Özgür cehaletimi bagisla.

Bu sayi yayinlandi mi ?

Yoksa yayinlacak mi ?

Güzele benziyor, ilk 699 sayiyi bulayim bari.  :)

tamerozcan

Alıntı yapılan: hanac - 24 Haziran, 2010, 19:18:40
Özgür cehaletimi bagisla.

Bu sayi yayinlandi mi ?

Yoksa yayinlacak mi ?

Güzele benziyor, ilk 699 sayiyi bulayim bari.  :)

Bu ay yayinlandi bu sayi...

pizagor

http://www.dccomics.com/dcu/comics/ yayin tarihi olarak 23 Haziran 2010'u veriyor, yani dün...

Bu arada bir de bu kapaktan bahsediliyor... Eduardo Risso'dan...

İlk Biriktirici... Vampir Dişçisi... Huysuz İhtiyar... KRONİK İTTAPAR!!!
Hayat sana sokak hayvanlarına davrandığın gibi davransın!


pizagor

Superman'in 700. sayiyi devirdigi su günlerde newsarama.com'da rastladigim Alan Kistler imzali yazi Superman hakkinda az bildiklerimiz temasini isliyordu. Iste o bilinmeyenlerden (en azindan benim için) bazilari...

Kal-El'in Kripton dilinde yildiz çocuk – yildizlarin çocugu anlamina geldigini...

Clark Kent kimligine büründügünde degisikligin sadece gözlük – kiyafet – saç sekliyle sinirli kalmadigini, ayrica bedeninin tüm kaslarini mükemmel sekilde kontrol edebilen Superman'in girtlak kaslarini ve ses tellerini kontrol ederek sesini degistirdigini...

Superman'in S'si ve EL ailesinin armasi olarak bilinen gögsündeki logonun umut anlamina gelen bir kripton sembolü de oldugunu, ayrica armanin tepetaklak halinin de yeniden dirilis anlamina gelen bir baska kripton sembolü oldugunu...

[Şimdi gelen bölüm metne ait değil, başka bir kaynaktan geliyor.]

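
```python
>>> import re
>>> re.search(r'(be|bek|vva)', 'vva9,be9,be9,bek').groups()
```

`re.search` scans for the first position where the pattern succeeds.
The match spans [0:3] → 'vva'.
Captured: group 1 = 'vva'.

('vva',)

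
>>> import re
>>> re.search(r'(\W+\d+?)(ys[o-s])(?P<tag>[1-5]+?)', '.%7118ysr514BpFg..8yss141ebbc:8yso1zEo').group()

'.%7118ysr5'

The pattern matches one or more of a non-word character, then one or more of a digit (lazy) (captured); then the literal 'ys', then a character in [o-s] (captured); then one or more of a character in [1-5] (lazy) (captured as 'tag').
Because the quantifier is non-greedy, it stops expanding at the earliest point where the rest of the pattern can succeed.
`search` walks the string left to right and returns the first match it finds.
The match spans [0:10] → '.%7118ysr5'.
Captured: group 1 = '.%7118', group 2 = 'ysr', group 3 = '5'.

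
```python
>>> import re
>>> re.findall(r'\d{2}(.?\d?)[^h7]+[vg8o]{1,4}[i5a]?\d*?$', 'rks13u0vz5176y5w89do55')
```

This matches exactly 2 of a digit; then optionally any character, then optionally a digit (captured); then one or more of any character except [h7]; then 1 to 4 of one of [vg8o], then optionally one of [i5a], then zero or more of a digit (lazy); then anchored at the end.
Walking the string: at [9:22] match '5176y5w89do55', group 1 = '76'.
With a single group, `findall` returns only what that group captured — 1 item.

['76']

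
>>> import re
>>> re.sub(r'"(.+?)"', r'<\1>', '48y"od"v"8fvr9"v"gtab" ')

'48y<od>v<8fvr9>v<gtab> '

A `+?`/`*?`/`{m,n}?` starts at its minimum and grows only as far as needed for what follows to match.
The replacement refers to a captured group, so each match is rewritten using its own captured text.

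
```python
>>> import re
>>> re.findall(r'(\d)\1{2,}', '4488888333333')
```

`\1` has to match the exact text group 1 already captured.
Walking the string: at [2:7] match '88888', group 1 = '8'; at [7:13] match '333333', group 1 = '3'.
Because there's exactly one group, `findall` drops the full match and keeps group 1 from each hit.

['8', '3']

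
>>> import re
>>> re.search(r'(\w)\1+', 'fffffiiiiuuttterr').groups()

('f',)

`\1` is not a pattern — it's the concrete string captured by group 1, re-applied verbatim.
`re.search` tries every starting position until one works.
The match spans [0:5] → 'fffff'.
Captured: group 1 = 'f'.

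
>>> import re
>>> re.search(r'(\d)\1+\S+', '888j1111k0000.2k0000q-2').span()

(0, 23)

`\1` is not a pattern — it's the concrete string captured by group 1, re-applied verbatim.
The match spans [0:23] → '888j1111k0000.2k0000q-2'.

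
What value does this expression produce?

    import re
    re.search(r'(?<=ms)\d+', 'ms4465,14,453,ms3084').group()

'4465'

Because the assertion is zero-width, the text it checks is not consumed and won't appear in the result.
The match spans [2:6] → '4465'.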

Clark Kent'in gözlük camlarinin Kal-El'i dünyaya getiren uzay aracinin camlarindan yapildigini...
Hikayesi ise söyle, Clark'in güçlerinin ortaya çiktigi zaman diliminde Martha Kent, Clark'in gözlerinden çikarabildigi isinlarin uzay aracinin camlarina etki etmedigini farkeder. Daha sonra da yeniyetme Clark'in daha güçlerini tam olarak kontrol edemedigi o dönemlerde olur da heyecanlanir falan da gözlerinden isin çikmaya baslarsa birileri zarar görmesin diye bu camlar çerçeveye uygun hale getirilmis. Ama ben bu gözlük camlarinin defalarca kirildigini hatirliyorum. Demek ki bu camlar kizilötesi – morötesi – mikrodalga her türlü suaya dayanikliyken kazara üzerine oturmaya falan dayanimi düsükmüs  :)

1938'de ilk olarak karsimiza çiktiginda Superman'in uçma yeteneginin olmadigini, o zaman için güçlerinin sadece olaganüstü bir kuvvet, tank mermisi haricinde tüm mermilere karsi koyabilme ve 200 – 300 metrelik siçrayislar yapabilme oldugunu, uçma yeteneginin daha sonra, 1941 yilinda radyo serisinde ve çizgi filmlerinde kendisine bahsedildigini... Pesisira da devaminin geldigini, bir kisminin unutuldugunu...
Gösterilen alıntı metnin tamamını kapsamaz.